I know it’s not a new idea, but a MPR talk show the other morning got me thinking again about the contradictory feelings Americans have about ingesting foreign substances. Religion, television, caffiene, alcohol, pot, crack, meth — there’s this kind of continuum (a historically shifting continuum — see the 18th Amendment) as to what’s considered an acceptable drug and what isn’t. We’ve spent billions in the ‘war on drugs’ — and I think the war on drugs is a drug itself. One more distraction from real, intractable issues that our politicians prefer to ignore. Can’t deal with national health care? Start a foriegn war. Can’t deal with corporate feudalism and the growing class gap? Privatize social security.
Drugs are about distraction: avoiding your life by altering your consciousness. It’s not a problem because I don’t feel like it’s a problem anymore — or at least until this show is over, and then there’ll be another one. Or another beer. Or another hit. Or another cup of coffee.
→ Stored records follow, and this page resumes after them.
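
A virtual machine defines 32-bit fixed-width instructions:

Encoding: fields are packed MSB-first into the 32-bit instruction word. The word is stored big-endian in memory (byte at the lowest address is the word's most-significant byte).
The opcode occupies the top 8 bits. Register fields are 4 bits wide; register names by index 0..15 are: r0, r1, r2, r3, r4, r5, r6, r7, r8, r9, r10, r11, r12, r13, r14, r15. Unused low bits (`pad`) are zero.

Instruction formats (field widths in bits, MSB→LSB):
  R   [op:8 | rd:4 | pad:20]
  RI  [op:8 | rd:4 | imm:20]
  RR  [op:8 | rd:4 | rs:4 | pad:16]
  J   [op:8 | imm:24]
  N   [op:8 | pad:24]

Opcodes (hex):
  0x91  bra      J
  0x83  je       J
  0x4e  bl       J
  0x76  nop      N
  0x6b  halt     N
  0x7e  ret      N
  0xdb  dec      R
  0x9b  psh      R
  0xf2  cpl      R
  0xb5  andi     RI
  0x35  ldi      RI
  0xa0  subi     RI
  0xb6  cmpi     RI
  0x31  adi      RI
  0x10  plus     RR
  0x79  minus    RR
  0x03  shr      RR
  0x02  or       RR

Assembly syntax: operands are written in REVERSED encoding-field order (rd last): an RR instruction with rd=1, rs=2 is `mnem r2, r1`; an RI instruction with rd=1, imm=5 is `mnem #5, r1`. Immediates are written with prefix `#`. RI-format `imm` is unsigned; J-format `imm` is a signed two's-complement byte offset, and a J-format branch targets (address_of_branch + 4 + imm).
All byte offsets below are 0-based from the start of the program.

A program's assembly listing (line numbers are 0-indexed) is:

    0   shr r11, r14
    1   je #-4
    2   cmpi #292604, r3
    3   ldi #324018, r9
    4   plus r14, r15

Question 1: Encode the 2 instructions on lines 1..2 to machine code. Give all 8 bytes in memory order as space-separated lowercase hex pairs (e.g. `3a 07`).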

We all do it (I’m all about distraction). What bothers me is that the people who complain most loudly about how bad street drugs are and fight against legalizing pot (as on the MPR show I referenced above) are next in line at Starbucks, or tuned into TV for a few hours the same night. It’s all about altering your state of mind.
What we don’t talk about is what we’re avoiding when we alter our minds. Would meth be at epidemic levels if ours was a culture that provided support and direction to our young people? Al Quaeda is attractive to young, disaffected Muslims the way meth is attractive to young disaffected Americans: it provides a focus for the violence and anger in the human heart.
We do drugs because we want to feel. Different. At all.
We do drugs because we’re hungry. For meaning, emotional connection, purpose. If we can’t find those, then at least we can distract ourselves from wanting them for awhile.